In other words, the seat distribution in Britain is so massively skewed in Labour’s favour that the Tories have to be not just ahead, but comfortably ahead in terms of votes, to be in with a chance of forming a government.

But in February, when you consider they are fighting against a party which has practically bankrupted Britain, which is led by a prime minister loathed even by his own aides and senior ministers, the Tories, remarkably, were just six points in front.

Assuming a uniform swing, even if the Tories had “won”, the likelihood is that Gordon Brown would have been able to cling on by cutting a deal with minor parties. Some polls last month pointed to even further narrowing. Suddenly, the election became more exciting and competitive than once seemed possible.

It wasn’t that the Brits had suddenly become less hostile to Gordon “Bully” Brown. Nor was the economy much of a factor: an 0.1% “recovery” is so faint as to be imperceptible. Rather, the Tory campaign stagnated. The policies seemed hazy and their “change” slogan spoke to British voters’ desire to be rid of Brown but also to their general disillusionment with politicians following the expenses scandal.

It should never be forgotten that, regardless of what the media says, many floating voters will not, on a point of principle, vote for a Tory they perceive as posh — and Cameron was unquestionably born fortunate. The Thatcher era has also achieved folkloric status: a golden era for right-wingers; a decade of state-sponsored cruelty for the left.

No amount of evidence will convince some that the Tory agenda isn’t to snatch food out of the mouths of the hungry, to kill off the old by cutting off their heating fuel in the winter.

Comparisons were beginning to be made between Cameron and Neil Kinnock, under whom the Labour party led in the polls for a long period only to lose out to John Major’s Conservatives in the final stages of the 1992 campaign.

What did it for Kinnock was that enough British people couldn’t bear the thought of the “Welsh windbag” being allowed into their homes every night via the television.

After last week, though, there are some small signs that the Tories’ wobble is over. Again, it wasn’t any change in attitude among British voters to Brown: he still looks cursed. Rather, the Tories started to fight — instead of waiting for the clock to run down to the big day, hoping against hope none of their senior figures screws up.

Their right wing would like to believe the party’s promise of a few extra quid for married — and civilly partnered — couples was decisive.

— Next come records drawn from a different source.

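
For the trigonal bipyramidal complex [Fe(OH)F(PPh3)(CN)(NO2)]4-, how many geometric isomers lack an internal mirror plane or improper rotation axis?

10

In a trigonal bipyramid the two axial positions differ from the three equatorial ones.
Placing the ligands in turn and identifying arrangements related by rotation or reflection leaves 10 distinct geometric isomers.
Of these, 10 lack any improper symmetry element and so occur as enantiomeric pairs, giving 10 + 10 = 20 stereoisomers in total.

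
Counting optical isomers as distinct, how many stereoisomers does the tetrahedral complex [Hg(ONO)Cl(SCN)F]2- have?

2

All four vertices of a tetrahedron are equivalent and mutually adjacent, so cis/trans isomerism cannot arise.
Only one geometric arrangement is possible; it has no improper symmetry element, so it exists as a pair of enantiomers (2 stereoisomers).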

But this was hardly new: Cameron has been stressing the importance of stable family relationships ever since he became Tory leader in December 2005.

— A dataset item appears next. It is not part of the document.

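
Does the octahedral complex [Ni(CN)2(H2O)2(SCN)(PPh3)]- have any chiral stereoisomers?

The six octahedral sites form three mutually perpendicular trans pairs.
Systematic placement gives 6 geometric isomers: CN trans, H2O trans; CN trans, H2O cis; CN cis, H2O cis (3 arrangements, 2 chiral); CN cis, H2O trans.
Of these, 2 lack any improper symmetry element and so occur as enantiomeric pairs, giving 6 + 2 = 8 stereoisomers in total.

yes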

Instead, the crucial factor was to unveil a policy that threw the essential difference between the two main parties into sharp relief — to cut what Britons call national insurance, an employment tax Labour wants to raise.

THE Tories are saying wealth and job creation are what will most help the less well-off in the long-run; Labour that they need social protection here and now.

For all the (overdone) talk about classlessness, this fundamental dichotomy in economic approach between the two main British parties is a century old.

But if that all sounds a little Marxian, the Conservatives have decided man cannot live by bread alone: economic responsibility must be matched by social responsibility. The problem with welfare, they say, is not just that it causes the poor to become dependent but that it encourages the better-off to think that the problems of the rest of society are nothing to do with them.

Irish social policy never went quite as far down the state socialist route as Britain, of course. But even here, there is a sense we are becoming strangers one from another and that if the church is not necessarily the most trusted provider of some services, neither is the state.

I will return to the “big picture” effects of the British election, but if the Tories can find ways of devolving power down to local communities and incentivising the “haves” to play a part in helping the “have-nots”, policymakers in Ireland will be paying close attention.

For now, though, the joy is in the spectacle of a closely fought campaign.